2. The apparent path of the sun. The ecliptic or zodiac.
The universe may be conceived for the purpose of understanding the sun’s path among the stars as if it were a huge ball, of which looking from the earth’s surface we see part of the inside with the stars marked on it, as on the inside of a dome. This imaginary inside of a ball is called the celestial sphere, and the ancients believed that it actually existed, and also, in order to account for the varying distances of the stars, supposed that there were several of them, one inside the other, and each with a number of stars fixed to it. The sun and earth may be conceived as smaller solid balls suspended inside this large one. Then looking from the surface of the earth we see the sun outlined against the inner surface of the imaginary celestial sphere. And as the earth travels round the sun in its orbit, the appearance to us is that the sun moves over the surface of the celestial sphere. The following figure will make this clear.[3]
Fig. 1.—The Orbit of the Earth and the Zodiac.

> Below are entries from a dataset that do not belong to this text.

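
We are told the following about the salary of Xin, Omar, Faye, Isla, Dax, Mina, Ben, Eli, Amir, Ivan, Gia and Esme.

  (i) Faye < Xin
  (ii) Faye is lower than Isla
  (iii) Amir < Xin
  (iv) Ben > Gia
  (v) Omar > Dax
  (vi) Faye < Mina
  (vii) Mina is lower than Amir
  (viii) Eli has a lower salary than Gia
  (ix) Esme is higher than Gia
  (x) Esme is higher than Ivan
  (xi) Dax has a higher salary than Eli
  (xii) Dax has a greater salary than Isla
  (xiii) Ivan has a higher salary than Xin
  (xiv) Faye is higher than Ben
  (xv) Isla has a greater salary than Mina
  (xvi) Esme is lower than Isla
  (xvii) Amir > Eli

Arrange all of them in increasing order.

Nothing is placed below Eli, so it is least; from there Eli < Gia; Gia < Ben; Ben < Faye; Faye < Mina; Mina < Amir; Amir < Xin; Xin < Ivan; Ivan < Esme; Esme < Isla; Isla < Dax; Dax < Omar, each given directly.

Eli < Gia < Ben < Faye < Mina < Amir < Xin < Ivan < Esme < Isla < Dax < Omar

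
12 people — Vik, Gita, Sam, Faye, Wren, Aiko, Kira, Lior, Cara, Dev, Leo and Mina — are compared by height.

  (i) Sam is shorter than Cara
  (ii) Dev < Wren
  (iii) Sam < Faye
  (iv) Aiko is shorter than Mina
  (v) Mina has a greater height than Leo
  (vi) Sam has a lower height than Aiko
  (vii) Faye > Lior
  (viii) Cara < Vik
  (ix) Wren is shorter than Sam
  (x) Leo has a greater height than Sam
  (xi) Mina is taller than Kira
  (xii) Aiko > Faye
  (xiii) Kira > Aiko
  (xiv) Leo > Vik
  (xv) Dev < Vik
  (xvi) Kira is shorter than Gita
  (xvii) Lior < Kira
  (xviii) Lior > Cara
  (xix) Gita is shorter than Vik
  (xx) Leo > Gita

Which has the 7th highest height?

Piecing the relations together gives one ordering: Dev < Wren < Sam < Cara < Lior < Faye < Aiko < Kira < Gita < Vik < Leo < Mina.
The 7th largest is Faye.

Faye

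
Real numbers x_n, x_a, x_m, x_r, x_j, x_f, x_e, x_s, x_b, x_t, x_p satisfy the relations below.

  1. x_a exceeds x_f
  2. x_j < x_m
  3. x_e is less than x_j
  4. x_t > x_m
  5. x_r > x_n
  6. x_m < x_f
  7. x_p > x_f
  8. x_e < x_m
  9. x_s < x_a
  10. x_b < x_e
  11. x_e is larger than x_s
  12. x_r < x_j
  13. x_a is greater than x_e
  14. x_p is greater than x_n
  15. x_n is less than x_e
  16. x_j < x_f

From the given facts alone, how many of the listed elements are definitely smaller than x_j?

5

Directly below x_j: x_r, x_e.
One step further: x_s, x_n, x_b (5 so far).
Nothing else is reachable below x_j; 5 in all.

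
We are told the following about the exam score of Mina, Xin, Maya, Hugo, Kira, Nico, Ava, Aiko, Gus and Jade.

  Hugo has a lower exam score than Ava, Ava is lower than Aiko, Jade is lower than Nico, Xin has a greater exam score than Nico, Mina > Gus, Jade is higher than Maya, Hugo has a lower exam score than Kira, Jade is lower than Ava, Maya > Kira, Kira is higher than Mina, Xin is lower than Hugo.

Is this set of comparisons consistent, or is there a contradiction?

Chaining the given relations yields Kira < Maya < Jade < Nico < Xin < Hugo, so Kira < Hugo. But one relation states Hugo < Kira. These cannot both hold.

inconsistent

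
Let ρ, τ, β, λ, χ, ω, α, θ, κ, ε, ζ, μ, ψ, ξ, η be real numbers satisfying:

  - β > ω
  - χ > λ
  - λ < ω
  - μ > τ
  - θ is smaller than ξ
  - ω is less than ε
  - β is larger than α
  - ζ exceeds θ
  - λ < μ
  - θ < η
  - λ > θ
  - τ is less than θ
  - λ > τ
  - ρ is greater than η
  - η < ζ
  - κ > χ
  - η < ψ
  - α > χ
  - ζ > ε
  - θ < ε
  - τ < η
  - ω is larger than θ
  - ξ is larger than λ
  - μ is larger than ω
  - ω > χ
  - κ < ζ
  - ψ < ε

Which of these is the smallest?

θ is not least since τ < θ; η is not least since τ < η; λ is not least since θ < λ; ρ is not least since η < ρ; ξ is not least since θ < ξ; χ is not least since λ < χ; ω is not least since λ < ω; α is not least since χ < α; κ is not least since χ < κ; ψ is not least since η < ψ; ε is not least since ψ < ε; μ is not least since λ < μ; β is not least since ω < β; ζ is not least since κ < ζ.
Only τ has nothing below it, so τ is the smallest.

τ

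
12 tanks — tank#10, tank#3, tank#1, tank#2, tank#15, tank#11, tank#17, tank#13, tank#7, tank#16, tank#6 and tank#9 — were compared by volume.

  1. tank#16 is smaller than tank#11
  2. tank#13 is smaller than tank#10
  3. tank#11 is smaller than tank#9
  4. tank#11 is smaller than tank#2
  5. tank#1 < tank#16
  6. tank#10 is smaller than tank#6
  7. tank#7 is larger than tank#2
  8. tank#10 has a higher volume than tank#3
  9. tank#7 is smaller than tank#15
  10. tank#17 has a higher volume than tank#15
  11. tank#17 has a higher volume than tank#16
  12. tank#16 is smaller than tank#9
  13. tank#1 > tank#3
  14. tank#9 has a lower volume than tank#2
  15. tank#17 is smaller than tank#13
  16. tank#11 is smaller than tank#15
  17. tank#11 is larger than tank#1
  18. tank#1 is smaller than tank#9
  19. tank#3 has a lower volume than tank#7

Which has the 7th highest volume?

Chaining the given pairs: tank#3 < tank#1 < tank#16 < tank#11 < tank#9 < tank#2 < tank#7 < tank#15 < tank#17 < tank#13 < tank#10 < tank#6.
The 7th largest is tank#2.

tank#2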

Thus when the earth is at A in its orbit the sun will appear to be at M, and as the earth travels from A to B the sun will appear to move from M to N on the line of the ecliptic. It will be seen that as the earth in a year makes a complete circuit round the sun, the sun will appear to have made a complete circuit among the stars, and have come back to its original position. This apparent movement is annual, and has nothing to do with the sun’s apparent diurnal course over the sky, which is caused by the earth’s daily rotation on its axis. The sun’s annual path among the stars naturally cannot be observed during the day. Professor Newcomb says: “But the fact of the motion will be made very clear if, day after day, we watch some particular fixed star in the west. We shall find that it sets earlier and earlier every day; in other words, it is getting continually nearer and nearer the sun. More exactly, since the real direction of the star is unchanged, the sun seems to be approaching the star.
“If we could see the stars in the daytime all round the sun, the case would be yet clearer. We should see that if the sun and a star were together in the morning, the sun would, during the day, gradually work past the star in an easterly direction. Between the rising and setting it would move nearly its own diameter, relative to the star. Next morning we should see that it had got quite away from the star, being nearly two diameters distant from it. This motion would continue month after month. At the end of the year the sun would have made a complete circuit relative to the star, and we should see the two once more together. This apparent motion of the sun in one year round the celestial sphere was noticed by the ancients, who took much trouble to map it out. They imagined a line passing round the celestial sphere, which the sun always followed in its annual course, and which was called the ecliptic. They noticed that the planets followed nearly the same course as the sun among the stars. A belt extending on each side of the ecliptic, and broad enough to contain all the known planets, as well as the sun, was called the zodiac. It was divided into twelve signs, each marked by a constellation. The sun went through each sign in a month, and through all twelve signs in a year. Thus arose the familiar signs of the zodiac, which bore the same names as the constellations among which they are situated. This is not the case at present, owing to the precession of the equinoxes.” It was by observing the paths of the sun and moon round the celestial sphere along the zodiac that the ancients came to be able to measure the solar and lunar months and years.
3. Inclination of the ecliptic to the equator.
As is well known, the celestial sphere is imagined to be spanned by an imaginary line called the celestial equator, which is in the same plane as the earth’s equator, and as it were, a vast concentric circle. The points in the celestial sphere opposite the north and south terrestrial poles are called the north and south celestial poles, and the celestial equator is midway between these. Owing to the special form of the earth the north celestial pole is visible to us in the northern hemisphere, and marked very nearly by the pole-star, its height above the horizon being equal to the latitude of the place where the observer stands. Owing to the daily rotation of the earth the whole celestial sphere seems to revolve daily on the axis of the north and south celestial poles, carrying the sun, moon and stars with it. To this the apparent daily course of the sun and moon is due. Their course seems to us oblique, as we are north of the equator.
If the earth’s axis were set vertically to the plane of its orbit round the sun, then it would follow that the plane of the equator would pass through the centre of the sun, and that the line drawn by the sun in its apparent revolution against the background of the celestial sphere would be in the same plane. That is, the sun would seem to move round a circle in the heavens in the same plane as the earth’s equator, or round the celestial equator. But the earth’s axis is inclined at 23½° to the plane of its orbit, and therefore the apparent path traced by the sun in the celestial sphere, which is the same path as the earth would really follow to an observer on the surface of the sun, is inclined at 23½° to the celestial equator. This is the ecliptic, and is really the line of the plane of the earth’s orbit extended to cut the celestial sphere.